Il vittimismo della premier

L’opposizione prima che seria e responsabile, deve abbattere il governo

Questa maggioranza non ha capito che l’opposizione deve opporsi...

Politica - di Iuri Maria Prado

12 Luglio 2023 alle 16:00

Condividi l'articolo

L’opposizione prima che seria e responsabile, deve abbattere il governo

La specie di vittimismo con cui Giorgia Meloni lamenta di essere “presa di mira” lascerebbe perplessi anche se non insinuasse che a tenere sotto tiro il governo sarebbero i soliti “poteri costituiti”, che è il modo per dire “poteri forti” in versione populistica appena ingentilita.

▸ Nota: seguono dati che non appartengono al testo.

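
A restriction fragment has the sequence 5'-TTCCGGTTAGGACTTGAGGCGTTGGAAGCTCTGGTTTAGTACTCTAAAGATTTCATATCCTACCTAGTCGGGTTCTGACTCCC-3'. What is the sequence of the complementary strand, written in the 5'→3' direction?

5'-GGGAGTCAGAACCCGACTAGGTAGGATATGAAATCTTTAGAGTACTAAACCAGAGCTTCCAACGCCTCAAGTCCTAACCGGAA-3'

Pairing A↔T and G↔C gives AAGGCCAATCCTGAACTCCGCAACCTTCGAGACCAAATCATGAGATTTCTAAAGTATAGGATGGATCAGCCCAAGACTGAGGG, running 3'→5'. Reverse for the 5'→3' convention.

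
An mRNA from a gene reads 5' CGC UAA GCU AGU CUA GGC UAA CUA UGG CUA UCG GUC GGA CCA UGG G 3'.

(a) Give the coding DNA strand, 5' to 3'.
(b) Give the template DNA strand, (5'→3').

(a) 5'-CGCTAAGCTAGTCTAGGCTAACTATGGCTATCGGTCGGACCATGGG-3'
(b) 5'-CCCATGGTCCGACCGATAGCCATAGTTAGCCTAGACTAGCTTAGCG-3'

(a) The coding strand matches the mRNA with U→T.
(b) The template strand is the reverse complement of the coding strand.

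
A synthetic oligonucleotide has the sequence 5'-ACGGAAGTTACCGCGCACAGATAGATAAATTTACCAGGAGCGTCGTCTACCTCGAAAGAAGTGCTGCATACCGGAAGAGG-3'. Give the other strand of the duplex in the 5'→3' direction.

5'-CCTCTTCCGGTATGCAGCACTTCTTTCGAGGTAGACGACGCTCCTGGTAAATTTATCTATCTGTGCGCGGTAACTTCCGT-3'

The complement of ACGGAAGTTACCGCGCACAGATAGATAAATTTACCAGGAGCGTCGTCTACCTCGAAAGAAGTGCTGCATACCGGAAGAGG is TGCCTTCAATGGCGCGTGTCTATCTATTTAAATGGTCCTCGCAGCAGATGGAGCTTTCTTCACGACGTATGGCCTTCTCC (A↔T, G↔C). DNA strands are antiparallel, so the complementary strand runs 3'→5'; reversing gives the 5'→3' form.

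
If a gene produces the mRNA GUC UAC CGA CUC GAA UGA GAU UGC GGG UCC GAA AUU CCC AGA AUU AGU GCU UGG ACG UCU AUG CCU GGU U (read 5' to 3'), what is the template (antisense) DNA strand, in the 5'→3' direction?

5'-AACCAGGCATAGACGTCCAAGCACTAATTCTGGGAATTTCGGACCCGCAATCTCATTCGAGTCGGTAGAC-3'

Replace U with T to get the coding DNA strand: GTCTACCGACTCGAATGAGATTGCGGGTCCGAAATTCCCAGAATTAGTGCTTGGACGTCTATGCCTGGTT. The template strand is its reverse complement (complement CAGATGGCTGAGCTTACTCTAACGCCCAGGCTTTAAGGGTCTTAATCACGAACCTGCAGATACGGACCAA, then reverse).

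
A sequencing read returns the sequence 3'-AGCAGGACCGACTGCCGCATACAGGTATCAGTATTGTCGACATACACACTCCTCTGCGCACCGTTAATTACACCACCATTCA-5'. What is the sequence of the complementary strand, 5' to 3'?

5'-TCGTCCTGGCTGACGGCGTATGTCCATAGTCATAACAGCTGTATGTGTGAGGAGACGCGTGGCAATTAATGTGGTGGTAAGT-3'

The strand is given 3'→5', so its complement runs 5'→3' in the same left-to-right order: pair each base A↔T, G↔C.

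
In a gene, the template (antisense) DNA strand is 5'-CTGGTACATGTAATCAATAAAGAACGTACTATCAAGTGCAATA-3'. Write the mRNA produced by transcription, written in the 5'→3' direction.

5'-UAUUGCACUUGAUAGUACGUUCUUUAUUGAUUACAUGUACCAG-3'

The mRNA has the sequence of the coding strand (reverse complement of the template) with T→U. Reverse complement of CTGGTACATGTAATCAATAAAGAACGTACTATCAAGTGCAATA is TATTGCACTTGATAGTACGTTCTTTATTGATTACATGTACCAG; then T→U.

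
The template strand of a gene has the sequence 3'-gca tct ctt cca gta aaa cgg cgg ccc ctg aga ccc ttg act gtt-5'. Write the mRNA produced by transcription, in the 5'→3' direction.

5'-CGUAGAGAAGGUCAUUUUGCCGCCGGGGACUCUGGGAACUGACAA-3'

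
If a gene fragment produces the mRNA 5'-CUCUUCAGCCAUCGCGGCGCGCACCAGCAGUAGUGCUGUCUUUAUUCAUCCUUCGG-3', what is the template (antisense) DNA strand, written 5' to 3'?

5'-CCGAAGGATGAATAAAGACAGCACTACTGCTGGTGCGCGCCGCGATGGCTGAAGAG-3'

Replace U with T to get the coding DNA strand: CTCTTCAGCCATCGCGGCGCGCACCAGCAGTAGTGCTGTCTTTATTCATCCTTCGG. The template strand is its reverse complement (complement GAGAAGTCGGTAGCGCCGCGCGTGGTCGTCATCACGACAGAAATAAGTAGGAAGCC, then reverse).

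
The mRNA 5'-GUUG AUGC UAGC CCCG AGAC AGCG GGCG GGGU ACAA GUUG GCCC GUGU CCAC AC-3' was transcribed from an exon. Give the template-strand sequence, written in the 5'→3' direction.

Replace U with T to get the coding DNA strand: GTTGATGCTAGCCCCGAGACAGCGGGCGGGGTACAAGTTGGCCCGTGTCCACAC. The template strand is its reverse complement (complement CAACTACGATCGGGGCTCTGTCGCCCGCCCCATGTTCAACCGGGCACAGGTGTG, then reverse).

5'-GTGTGGACACGGGCCAACTTGTACCCCGCCCGCTGTCTCGGGGCTAGCATCAAC-3'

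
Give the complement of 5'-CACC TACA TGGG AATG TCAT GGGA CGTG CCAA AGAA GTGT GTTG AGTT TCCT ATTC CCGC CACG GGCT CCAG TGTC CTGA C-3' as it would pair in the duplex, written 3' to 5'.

Base-pairing A↔T, G↔C gives the complement. The complementary strand is antiparallel, so paired with a 5'→3' strand it runs 3'→5'.

3'-GTGGATGTACCCTTACAGTACCCTGCACGGTTTCTTCACACAACTCAAAGGATAAGGGCGGTGCCCGAGGTCACAGGACTG-5'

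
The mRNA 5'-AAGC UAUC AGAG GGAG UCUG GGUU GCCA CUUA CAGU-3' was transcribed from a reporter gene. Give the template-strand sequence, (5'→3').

5'-ACTGTAAGTGGCAACCCAGACTCCCTCTGATAGCTT-3'

Replace U with T to get the coding DNA strand: AAGCTATCAGAGGGAGTCTGGGTTGCCACTTACAGT. The template strand is its reverse complement (complement TTCGATAGTCTCCCTCAGACCCAACGGTGAATGTCA, then reverse).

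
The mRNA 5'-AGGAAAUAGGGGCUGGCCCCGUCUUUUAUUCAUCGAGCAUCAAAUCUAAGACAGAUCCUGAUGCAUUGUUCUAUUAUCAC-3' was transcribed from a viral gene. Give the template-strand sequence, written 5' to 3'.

5'-GTGATAATAGAACAATGCATCAGGATCTGTCTTAGATTTGATGCTCGATGAATAAAAGACGGGGCCAGCCCCTATTTCCT-3'

Replace U with T to get the coding DNA strand: AGGAAATAGGGGCTGGCCCCGTCTTTTATTCATCGAGCATCAAATCTAAGACAGATCCTGATGCATTGTTCTATTATCAC. The template strand is its reverse complement (complement TCCTTTATCCCCGACCGGGGCAGAAAATAAGTAGCTCGTAGTTTAGATTCTGTCTAGGACTACGTAACAAGATAATAGTG, then reverse).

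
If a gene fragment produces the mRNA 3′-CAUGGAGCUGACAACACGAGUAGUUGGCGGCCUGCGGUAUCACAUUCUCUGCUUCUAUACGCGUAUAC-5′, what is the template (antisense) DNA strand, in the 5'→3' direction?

5'-GTACCTCGACTGTTGTGCTCATCAACCGCCGGACGCCATAGTGTAAGAGACGAAGATATGCGCATATG-3'

Written 5'→3' the mRNA is CAUAUGCGCAUAUCUUCGUCUCUUACACUAUGGCGUCCGGCGGUUGAUGAGCACAACAGUCGAGGUAC, so the coding DNA strand is CATATGCGCATATCTTCGTCTCTTACACTATGGCGTCCGGCGGTTGATGAGCACAACAGTCGAGGTAC. The template is its reverse complement.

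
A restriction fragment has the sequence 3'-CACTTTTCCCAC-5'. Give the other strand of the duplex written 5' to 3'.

5'-GTGAAAAGGGTG-3'

The strand is given 3'→5', so its complement runs 5'→3' in the same left-to-right order: pair each base A↔T, G↔C.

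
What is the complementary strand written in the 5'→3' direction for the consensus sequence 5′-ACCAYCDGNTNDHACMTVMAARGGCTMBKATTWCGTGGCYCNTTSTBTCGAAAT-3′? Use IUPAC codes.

Standard pairs A↔T, G↔C; ambiguity codes pair R↔Y, M↔K, W↔W, S↔S, B↔V, D↔H, N↔N. Complement (TGGTRGHCNANHDTGKABKTTYCCGAKVMTAAWGCACCGRGNAASAVAGCTTTA), then reverse for 5'→3'.

5'-ATTTCGAVASAANGRGCCACGWAATMVKAGCCYTTKBAKGTDHNANCHGRTGGT-3'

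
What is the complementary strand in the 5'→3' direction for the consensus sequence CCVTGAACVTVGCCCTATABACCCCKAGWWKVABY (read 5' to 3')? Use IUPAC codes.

5'-RVTBMWWCTMGGGGTVTATAGGGCBABGTTCABGG-3'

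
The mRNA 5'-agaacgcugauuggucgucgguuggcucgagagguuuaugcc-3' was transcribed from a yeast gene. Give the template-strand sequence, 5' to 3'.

5'-GGCATAAACCTCTCGAGCCAACCGACGACCAATCAGCGTTCT-3'

Replace U with T to get the coding DNA strand: AGAACGCTGATTGGTCGTCGGTTGGCTCGAGAGGTTTATGCC. The template strand is its reverse complement (complement TCTTGCGACTAACCAGCAGCCAACCGAGCTCTCCAAATACGG, then reverse).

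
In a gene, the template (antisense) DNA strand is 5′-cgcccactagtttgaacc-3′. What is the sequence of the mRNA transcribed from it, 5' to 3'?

5′-GGUUCAAACUAGUGGGCG-3′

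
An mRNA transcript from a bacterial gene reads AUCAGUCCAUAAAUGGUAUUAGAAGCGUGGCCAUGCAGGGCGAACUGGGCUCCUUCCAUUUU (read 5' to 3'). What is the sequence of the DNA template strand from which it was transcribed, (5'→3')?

Replace U with T to get the coding DNA strand: ATCAGTCCATAAATGGTATTAGAAGCGTGGCCATGCAGGGCGAACTGGGCTCCTTCCATTTT. The template strand is its reverse complement (complement TAGTCAGGTATTTACCATAATCTTCGCACCGGTACGTCCCGCTTGACCCGAGGAAGGTAAAA, then reverse).

5'-AAAATGGAAGGAGCCCAGTTCGCCCTGCATGGCCACGCTTCTAATACCATTTATGGACTGAT-3'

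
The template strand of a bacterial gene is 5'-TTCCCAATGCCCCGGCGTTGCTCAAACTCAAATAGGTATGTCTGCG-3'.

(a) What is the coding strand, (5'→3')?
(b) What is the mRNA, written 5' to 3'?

(a) 5'-CGCAGACATACCTATTTGAGTTTGAGCAACGCCGGGGCATTGGGAA-3'
(b) 5'-CGCAGACAUACCUAUUUGAGUUUGAGCAACGCCGGGGCAUUGGGAA-3'

(a) The coding strand is the reverse complement of the template: complement AAGGGTTACGGGGCCGCAACGAGTTTGAGTTTATCCATACAGACGC, then reverse.
(b) mRNA has the coding-strand sequence with T→U.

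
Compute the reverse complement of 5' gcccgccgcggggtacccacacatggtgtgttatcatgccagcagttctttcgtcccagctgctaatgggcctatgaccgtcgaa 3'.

Reading the sequence 3'→5' and pairing each base (A↔T, G↔C) gives the reverse complement directly.

5'-TTCGACGGTCATAGGCCCATTAGCAGCTGGGACGAAAGAACTGCTGGCATGATAACACACCATGTGTGGGTACCCCGCGGCGGGC-3'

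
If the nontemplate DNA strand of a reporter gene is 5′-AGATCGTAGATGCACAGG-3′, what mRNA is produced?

5′-AGAUCGUAGAUGCACAGG-3′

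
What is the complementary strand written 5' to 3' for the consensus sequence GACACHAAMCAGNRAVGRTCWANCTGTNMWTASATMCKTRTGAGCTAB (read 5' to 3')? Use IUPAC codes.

Standard pairs A↔T, G↔C; ambiguity codes pair R↔Y, M↔K, W↔W, S↔S, B↔V, H↔D, N↔N. Complement (CTGTGDTTKGTCNYTBCYAGWTNGACANKWATSTAKGMAYACTCGATV), then reverse for 5'→3'.

5'-VTAGCTCAYAMGKATSTAWKNACAGNTWGAYCBTYNCTGKTTDGTGTC-3'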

Quella lamentazione, infatti, denuncia l’idea che il governo – pena un inevitabile pregiudizio degli interessi della Nazione – abbia il diritto di operare nella temperie normalizzata di un Paese alternativamente in applauso o in silenzio: senza cartelli di protesta quando la presidente del Consiglio chiama la stampa all’“evento” della propria demagogia proibizionista; senza reazione della controparte quando un rappresentante di maggioranza strilla che i deputati in visita ai carcerati fanno il gioco dei mafiosi e dei terroristi; senza che le curve destre siano molestate nel loro sacrosanto diritto di fischiare come allo stadio quando prende la parola un deputato nero; senza che vadano incontro al meritato destino i quotidiani spropositi ministeriali sulle politiche demografiche che devono prediligere il “ceppo italico”, sui protocolli di accoglienza dei migranti misurati in base al “carico residuo”, sul servizio pubblico radiotelevisivo da orientare “a promozione della natalità”, e via di questo passo.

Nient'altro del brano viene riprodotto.